In September 2025, a follow-up to the Existential Risk Persuasion Tournament revealed that superforecasters had assigned an average 9.7-percent probability to the levels of AI capability that models actually achieved across four benchmarks (coding, graduate-level science, vision-and-language reasoning, agentic tool use). Domain experts performed better at 24.6 percent but were still off by a factor of four. The finding was humbling to both communities: the people who understood AI best and the people who were best at prediction had both systematically underestimated the pace of progress. The 9.7 percent became a symbol of irreducible uncertainty in the face of rapidly accelerating, genuinely novel phenomena — a paperweight sitting on every confident claim about AI timelines.
The underestimation was not random error but systematic. Both superforecasters and AI experts were using reference classes drawn from pre-2022 AI progress, when capabilities improved gradually and benchmarks were beaten incrementally over years. The 2022–2025 period broke those reference classes: scaling laws encountered a threshold, emergent capabilities appeared without being explicitly trained, and adoption curves steepened beyond any previous technology.

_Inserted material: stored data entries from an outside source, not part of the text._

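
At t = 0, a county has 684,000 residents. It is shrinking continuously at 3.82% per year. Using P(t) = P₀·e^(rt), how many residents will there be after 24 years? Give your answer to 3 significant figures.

P(24) = 684000 · e^(-0.0382·24) = 684000 · e^(-0.9168)
= 684000 · 0.3998 ≈ 273460.7

≈ 273,000 residents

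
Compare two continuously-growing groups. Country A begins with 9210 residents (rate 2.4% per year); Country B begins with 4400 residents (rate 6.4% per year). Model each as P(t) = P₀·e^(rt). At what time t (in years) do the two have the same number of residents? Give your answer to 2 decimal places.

t ≈ 18.47 years

9210·e^(0.024t) = 4400·e^(0.064t)
9210/4400 = e^((0.064 − 0.024)t) → ln(2.09318) = 0.04·t
t = 0.73869 / 0.04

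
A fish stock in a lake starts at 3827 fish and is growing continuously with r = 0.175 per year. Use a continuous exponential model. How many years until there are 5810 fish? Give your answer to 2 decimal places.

t ≈ 2.39 years

5810 = 3827 · e^(0.175·t)
t = ln(5810/3827) / 0.175 = ln(1.51816) / 0.175 = 0.4175 / 0.175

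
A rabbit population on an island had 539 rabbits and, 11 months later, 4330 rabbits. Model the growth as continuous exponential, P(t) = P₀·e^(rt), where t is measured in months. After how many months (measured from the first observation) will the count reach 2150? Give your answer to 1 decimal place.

t ≈ 7.3 months

r = ln(4330/539) / 11 ≈ 0.189419 per month
t = ln(2150/539) / r = 1.38351 / 0.189419 ≈ 7.304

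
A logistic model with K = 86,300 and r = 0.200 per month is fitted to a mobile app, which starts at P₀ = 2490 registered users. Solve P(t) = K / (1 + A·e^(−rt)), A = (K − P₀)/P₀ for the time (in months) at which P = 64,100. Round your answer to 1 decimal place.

t ≈ 22.9 months

A = (86300 − 2490)/2490 = 33.65863
64100 = 86300/(1 + 33.65863·e^(−0.2t)) → 1 + 33.65863·e^(−0.2t) = 1.34633
e^(−0.2t) = 0.01029 → t = ln(97.18552)/0.2 = 4.57662/0.2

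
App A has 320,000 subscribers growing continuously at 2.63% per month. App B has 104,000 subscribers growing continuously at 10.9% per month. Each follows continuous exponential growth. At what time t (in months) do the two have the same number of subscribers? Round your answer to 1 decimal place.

320000·e^(0.0263t) = 104000·e^(0.109t)
320000/104000 = e^((0.109 − 0.0263)t) → ln(3.07692) = 0.0827·t
t = 1.12393 / 0.0827

t ≈ 13.6 months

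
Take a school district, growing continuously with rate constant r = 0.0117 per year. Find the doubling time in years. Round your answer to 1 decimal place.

doubling time = ln(2) / |r| = 0.69315 / 0.0117

doubling time ≈ 59.2 years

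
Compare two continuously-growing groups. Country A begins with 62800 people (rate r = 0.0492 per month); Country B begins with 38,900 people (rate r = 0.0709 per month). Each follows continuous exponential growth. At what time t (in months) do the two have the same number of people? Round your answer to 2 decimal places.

t ≈ 22.07 months

62800·e^(0.0492t) = 38900·e^(0.0709t)
62800/38900 = e^((0.0709 − 0.0492)t) → ln(1.6144) = 0.0217·t
t = 0.47896 / 0.0217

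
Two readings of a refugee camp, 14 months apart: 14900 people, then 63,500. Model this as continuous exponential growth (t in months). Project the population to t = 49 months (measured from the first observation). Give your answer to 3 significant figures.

≈ 2,380,000 people

r = ln(63500/14900) / 14 ≈ 0.103548 per month
P(49) = 14900 · e^(0.103548·49) = 14900 · 159.79239 ≈ 2380906.65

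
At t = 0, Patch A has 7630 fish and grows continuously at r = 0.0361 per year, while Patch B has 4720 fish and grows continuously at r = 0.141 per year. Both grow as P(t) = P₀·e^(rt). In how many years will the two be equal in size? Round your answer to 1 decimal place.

7630·e^(0.0361t) = 4720·e^(0.141t)
7630/4720 = e^((0.141 − 0.0361)t) → ln(1.61653) = 0.1049·t
t = 0.48028 / 0.1049

t ≈ 4.6 years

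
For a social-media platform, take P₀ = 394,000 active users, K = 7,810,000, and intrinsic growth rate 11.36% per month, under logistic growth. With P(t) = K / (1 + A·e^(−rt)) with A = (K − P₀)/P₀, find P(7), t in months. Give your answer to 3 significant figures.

≈ 822,000 active users

A = (7810000 − 394000)/394000 = 18.82234
P(7) = 7810000 / (1 + 18.82234·e^(−0.1136·7)) = 7810000 / (1 + 18.82234·0.451491)
= 7810000 / 9.49811 ≈ 822268.55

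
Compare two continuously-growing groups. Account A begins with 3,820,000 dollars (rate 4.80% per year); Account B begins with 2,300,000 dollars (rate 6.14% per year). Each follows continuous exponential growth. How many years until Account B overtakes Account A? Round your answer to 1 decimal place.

t ≈ 37.9 years

3820000·e^(0.048t) = 2300000·e^(0.0614t)
3820000/2300000 = e^((0.0614 − 0.048)t) → ln(1.66087) = 0.0134·t
t = 0.50734 / 0.0134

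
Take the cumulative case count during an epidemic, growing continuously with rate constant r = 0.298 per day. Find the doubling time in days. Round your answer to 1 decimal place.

doubling time = ln(2) / |r| = 0.69315 / 0.298

doubling time ≈ 2.3 days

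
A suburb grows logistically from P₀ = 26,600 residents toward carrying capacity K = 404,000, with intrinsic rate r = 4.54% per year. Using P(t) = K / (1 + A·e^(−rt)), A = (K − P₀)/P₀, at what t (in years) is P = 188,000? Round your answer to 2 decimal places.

t ≈ 55.36 years

A = (404000 − 26600)/26600 = 14.18797
188000 = 404000/(1 + 14.18797·e^(−0.0454t)) → 1 + 14.18797·e^(−0.0454t) = 2.14894
e^(−0.0454t) = 0.08098 → t = ln(12.34879)/0.0454 = 2.51356/0.0454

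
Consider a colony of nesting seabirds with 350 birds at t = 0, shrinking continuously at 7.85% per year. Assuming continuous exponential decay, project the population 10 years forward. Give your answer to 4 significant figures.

P(10) = 350 · e^(-0.0785·10) = 350 · e^(-0.785)
= 350 · 0.45612 ≈ 159.64

≈ 159.6 birds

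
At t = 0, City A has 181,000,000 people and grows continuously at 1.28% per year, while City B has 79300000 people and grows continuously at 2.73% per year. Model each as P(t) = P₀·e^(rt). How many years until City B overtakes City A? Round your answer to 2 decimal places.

181000000·e^(0.0128t) = 79300000·e^(0.0273t)
181000000/79300000 = e^((0.0273 − 0.0128)t) → ln(2.28247) = 0.0145·t
t = 0.82526 / 0.0145

t ≈ 56.91 years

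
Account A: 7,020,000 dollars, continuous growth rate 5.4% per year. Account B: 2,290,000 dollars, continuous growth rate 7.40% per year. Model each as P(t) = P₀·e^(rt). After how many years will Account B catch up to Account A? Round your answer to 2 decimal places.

7020000·e^(0.054t) = 2290000·e^(0.074t)
7020000/2290000 = e^((0.074 − 0.054)t) → ln(3.0655) = 0.02·t
t = 1.12021 / 0.02

t ≈ 56.01 years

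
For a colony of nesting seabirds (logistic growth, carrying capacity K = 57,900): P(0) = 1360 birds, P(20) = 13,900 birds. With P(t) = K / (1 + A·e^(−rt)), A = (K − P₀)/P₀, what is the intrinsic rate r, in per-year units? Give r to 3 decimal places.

A = (57900 − 1360)/1360 = 41.57353
13900 = 57900/(1 + 41.57353·e^(−r·20)) → e^(−20r) = (4.16547 − 1)/41.57353 = 0.076141
r = −ln(0.076141)/20 = 2.57516/20

r ≈ 0.129 per year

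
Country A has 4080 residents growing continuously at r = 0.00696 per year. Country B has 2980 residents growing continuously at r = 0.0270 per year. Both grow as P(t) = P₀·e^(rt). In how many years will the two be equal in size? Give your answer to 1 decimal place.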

The outside view that had served superforecasters well in geopolitical forecasting — anchor to base rates, adjust for case-specific features — produced radical underconfidence because the base rate had become obsolete. The inside view that AI experts deployed — attending to the technology's specific architecture, training methods, scaling potential — also undershot, because even domain experts did not anticipate how rapidly the capabilities would compound once past a threshold.

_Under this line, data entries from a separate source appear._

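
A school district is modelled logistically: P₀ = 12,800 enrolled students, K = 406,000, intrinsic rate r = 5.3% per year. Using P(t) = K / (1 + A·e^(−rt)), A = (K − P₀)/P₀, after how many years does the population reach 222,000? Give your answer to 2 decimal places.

A = (406000 − 12800)/12800 = 30.71875
222000 = 406000/(1 + 30.71875·e^(−0.053t)) → 1 + 30.71875·e^(−0.053t) = 1.82883
e^(−0.053t) = 0.026981 → t = ln(37.06284)/0.053 = 3.61261/0.053

t ≈ 68.16 years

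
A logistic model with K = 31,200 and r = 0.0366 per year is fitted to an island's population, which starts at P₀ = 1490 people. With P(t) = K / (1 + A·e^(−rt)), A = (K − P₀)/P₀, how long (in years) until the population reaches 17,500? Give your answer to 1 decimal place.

t ≈ 88.5 years

A = (31200 − 1490)/1490 = 19.9396
17500 = 31200/(1 + 19.9396·e^(−0.0366t)) → 1 + 19.9396·e^(−0.0366t) = 1.78286
e^(−0.0366t) = 0.039261 → t = ln(25.47029)/0.0366 = 3.23751/0.0366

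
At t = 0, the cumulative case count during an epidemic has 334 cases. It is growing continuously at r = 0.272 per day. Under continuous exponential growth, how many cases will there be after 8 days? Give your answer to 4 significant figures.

P(8) = 334 · e^(0.272·8) = 334 · e^(2.176)
= 334 · 8.81099 ≈ 2942.87

≈ 2,943 cases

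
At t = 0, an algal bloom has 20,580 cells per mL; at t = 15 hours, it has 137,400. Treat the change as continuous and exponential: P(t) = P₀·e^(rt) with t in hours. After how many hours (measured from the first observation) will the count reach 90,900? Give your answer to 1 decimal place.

t ≈ 11.7 hours

r = ln(137400/20580) / 15 ≈ 0.126572 per hour
t = ln(90900/20580) / r = 1.48544 / 0.126572 ≈ 11.736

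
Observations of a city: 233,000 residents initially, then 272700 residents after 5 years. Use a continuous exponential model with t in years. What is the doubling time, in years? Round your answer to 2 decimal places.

doubling time ≈ 22.03 years

r = ln(272700/233000) / 5 = ln(1.17039) / 5 ≈ 0.031467 per year
doubling time = ln 2 / |r| = 0.69315 / 0.031467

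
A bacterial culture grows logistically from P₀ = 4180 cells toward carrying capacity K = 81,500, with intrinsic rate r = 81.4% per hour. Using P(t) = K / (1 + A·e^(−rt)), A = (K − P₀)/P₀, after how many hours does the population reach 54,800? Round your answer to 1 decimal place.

A = (81500 − 4180)/4180 = 18.49761
54800 = 81500/(1 + 18.49761·e^(−0.814t)) → 1 + 18.49761·e^(−0.814t) = 1.48723
e^(−0.814t) = 0.02634 → t = ln(37.96513)/0.814 = 3.63667/0.814

t ≈ 4.5 hours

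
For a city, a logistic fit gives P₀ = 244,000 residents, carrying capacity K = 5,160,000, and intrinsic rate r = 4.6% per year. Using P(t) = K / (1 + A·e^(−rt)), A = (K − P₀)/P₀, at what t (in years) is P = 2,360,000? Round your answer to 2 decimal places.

t ≈ 61.57 years

A = (5160000 − 244000)/244000 = 20.14754
2360000 = 5160000/(1 + 20.14754·e^(−0.046t)) → 1 + 20.14754·e^(−0.046t) = 2.18644
e^(−0.046t) = 0.058888 → t = ln(16.9815)/0.046 = 2.83212/0.046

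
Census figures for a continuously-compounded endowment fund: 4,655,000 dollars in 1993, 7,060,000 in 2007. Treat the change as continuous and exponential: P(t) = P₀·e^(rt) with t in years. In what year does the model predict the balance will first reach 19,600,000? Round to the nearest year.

r = ln(7060000/4655000) / 14 = 0.4165/14 ≈ 0.02975 per year
t = ln(19600000/4655000) / r = 1.43759/0.02975 ≈ 48.32 years after 1993

year 2041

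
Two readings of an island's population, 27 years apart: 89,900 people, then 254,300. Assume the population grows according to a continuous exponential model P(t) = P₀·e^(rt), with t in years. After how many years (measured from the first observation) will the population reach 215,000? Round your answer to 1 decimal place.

t ≈ 22.6 years

r = ln(254300/89900) / 27 ≈ 0.038512 per year
t = ln(215000/89900) / r = 0.87194 / 0.038512 ≈ 22.641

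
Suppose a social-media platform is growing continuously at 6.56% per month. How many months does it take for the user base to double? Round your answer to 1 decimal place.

doubling time ≈ 10.6 months

doubling time = ln(2) / |r| = 0.69315 / 0.0656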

The finding forced both communities to recalibrate not just their AI predictions but their confidence in their own forecasting methods. Superforecasters, whose skill lay in identifying stable patterns, confronted a domain where the patterns were shifting faster than human updating cycles could track. AI experts, whose models were calibrated to pre-2022 progress rates, confronted a regime change their models had not predicted. The 9.7 percent became a shared epistemic scar — a reminder that even the best human judgment can be blindsided by phase transitions, and that the appropriate response to capability acceleration is not abandoning forecasting but widening uncertainty bands and increasing update frequency.

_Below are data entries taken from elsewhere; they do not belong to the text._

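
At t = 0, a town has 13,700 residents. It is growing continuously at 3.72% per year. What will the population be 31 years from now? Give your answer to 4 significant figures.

≈ 43,410 residents

P(31) = 13700 · e^(0.0372·31) = 13700 · e^(1.1532)
= 13700 · 3.16832 ≈ 43405.92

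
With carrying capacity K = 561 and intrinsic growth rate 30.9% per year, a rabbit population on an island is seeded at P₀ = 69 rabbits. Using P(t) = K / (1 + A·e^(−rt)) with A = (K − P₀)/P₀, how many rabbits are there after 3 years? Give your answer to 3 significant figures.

A = (561 − 69)/69 = 7.13043
P(3) = 561 / (1 + 7.13043·e^(−0.309·3)) = 561 / (1 + 7.13043·0.395739)
= 561 / 3.82179 ≈ 146.79

≈ 147 rabbits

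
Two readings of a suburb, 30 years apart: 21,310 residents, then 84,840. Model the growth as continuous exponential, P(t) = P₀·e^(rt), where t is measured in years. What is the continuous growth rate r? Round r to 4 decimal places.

r ≈ 0.0461 per year

84840 = 21310 · e^(r·30)
e^(30r) = 84840/21310 = 3.98123
r = ln(3.98123) / 30 = 1.38159 / 30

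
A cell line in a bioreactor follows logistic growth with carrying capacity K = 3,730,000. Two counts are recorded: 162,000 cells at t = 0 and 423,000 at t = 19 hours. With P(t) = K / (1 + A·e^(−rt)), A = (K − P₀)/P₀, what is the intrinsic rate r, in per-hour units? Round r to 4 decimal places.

A = (3730000 − 162000)/162000 = 22.02469
423000 = 3730000/(1 + 22.02469·e^(−r·19)) → e^(−19r) = (8.81797 − 1)/22.02469 = 0.354964
r = −ln(0.354964)/19 = 1.03574/19

r ≈ 0.0545 per hour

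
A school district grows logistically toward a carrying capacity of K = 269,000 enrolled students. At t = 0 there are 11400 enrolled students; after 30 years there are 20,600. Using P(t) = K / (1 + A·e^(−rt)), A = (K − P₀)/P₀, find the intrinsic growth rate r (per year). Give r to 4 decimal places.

A = (269000 − 11400)/11400 = 22.59649
20600 = 269000/(1 + 22.59649·e^(−r·30)) → e^(−30r) = (13.05825 − 1)/22.59649 = 0.533634
r = −ln(0.533634)/30 = 0.62805/30

r ≈ 0.0209 per year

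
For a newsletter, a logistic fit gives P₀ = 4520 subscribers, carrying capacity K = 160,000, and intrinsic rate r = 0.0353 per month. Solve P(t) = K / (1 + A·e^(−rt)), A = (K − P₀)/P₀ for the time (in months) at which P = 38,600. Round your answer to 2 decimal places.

A = (160000 − 4520)/4520 = 34.39823
38600 = 160000/(1 + 34.39823·e^(−0.0353t)) → 1 + 34.39823·e^(−0.0353t) = 4.14508
e^(−0.0353t) = 0.091431 → t = ln(10.93716)/0.0353 = 2.39217/0.0353

t ≈ 67.77 months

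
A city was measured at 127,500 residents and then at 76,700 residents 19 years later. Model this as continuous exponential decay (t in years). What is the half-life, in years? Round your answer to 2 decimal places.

r = ln(76700/127500) / 19 = ln(0.60157) / 19 ≈ -0.026748 per year
half-life = ln 2 / |r| = 0.69315 / 0.026748

half-life ≈ 25.91 years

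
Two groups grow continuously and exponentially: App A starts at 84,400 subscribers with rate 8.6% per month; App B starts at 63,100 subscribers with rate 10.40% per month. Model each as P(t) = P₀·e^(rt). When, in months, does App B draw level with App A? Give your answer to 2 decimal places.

84400·e^(0.086t) = 63100·e^(0.104t)
84400/63100 = e^((0.104 − 0.086)t) → ln(1.33756) = 0.018·t
t = 0.29085 / 0.018

t ≈ 16.16 months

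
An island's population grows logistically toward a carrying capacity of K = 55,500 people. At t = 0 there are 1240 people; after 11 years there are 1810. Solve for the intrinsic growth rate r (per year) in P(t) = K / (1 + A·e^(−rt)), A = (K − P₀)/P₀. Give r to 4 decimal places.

r ≈ 0.0353 per year

A = (55500 − 1240)/1240 = 43.75806
1810 = 55500/(1 + 43.75806·e^(−r·11)) → e^(−11r) = (30.66298 − 1)/43.75806 = 0.677886
r = −ln(0.677886)/11 = 0.38878/11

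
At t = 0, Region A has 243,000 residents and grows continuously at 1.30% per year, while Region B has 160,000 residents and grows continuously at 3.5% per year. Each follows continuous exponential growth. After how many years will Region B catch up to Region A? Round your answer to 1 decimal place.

243000·e^(0.013t) = 160000·e^(0.035t)
243000/160000 = e^((0.035 − 0.013)t) → ln(1.51875) = 0.022·t
t = 0.41789 / 0.022

t ≈ 19.0 years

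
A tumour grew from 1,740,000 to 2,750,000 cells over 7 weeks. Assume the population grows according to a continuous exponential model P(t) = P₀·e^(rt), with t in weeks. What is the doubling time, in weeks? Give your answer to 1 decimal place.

doubling time ≈ 10.6 weeks

r = ln(2750000/1740000) / 7 = ln(1.58046) / 7 ≈ 0.065388 per week
doubling time = ln 2 / |r| = 0.69315 / 0.065388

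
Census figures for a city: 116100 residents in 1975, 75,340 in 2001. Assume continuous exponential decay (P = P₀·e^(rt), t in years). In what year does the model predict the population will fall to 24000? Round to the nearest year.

year 2070

r = ln(75340/116100) / 26 = -0.43244/26 ≈ -0.016632 per year
t = ln(24000/116100) / r = -1.5764/-0.016632 ≈ 94.78 years after 1975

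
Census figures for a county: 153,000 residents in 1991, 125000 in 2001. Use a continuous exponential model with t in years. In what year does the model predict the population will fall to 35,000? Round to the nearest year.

r = ln(125000/153000) / 10 = -0.20212/10 ≈ -0.020212 per year
t = ln(35000/153000) / r = -1.47509/-0.020212 ≈ 72.98 years after 1991

year 2064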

For Edo Segal, the 9.7 percent sits on his desk as a corrective. Every claim in The Orange Pill — the twenty-fold multiplier, the Death Cross timeline, the five-stage pattern — carries implicit confidence levels that the 9.7 percent interrogates. How sure are you? And how sure should you be? The number does not invalidate the claims but forces them into probabilistic form: not 'the twenty-fold multiplier is real' but 'I assign seventy-percent confidence that motivated teams sustain ten-fold improvements, thirty-percent that it generalizes industry-wide.' The shift from assertion to probability estimate is the shift from hedgehog to fox, and the 9.7 percent is the empirical cudgel that forces the shift.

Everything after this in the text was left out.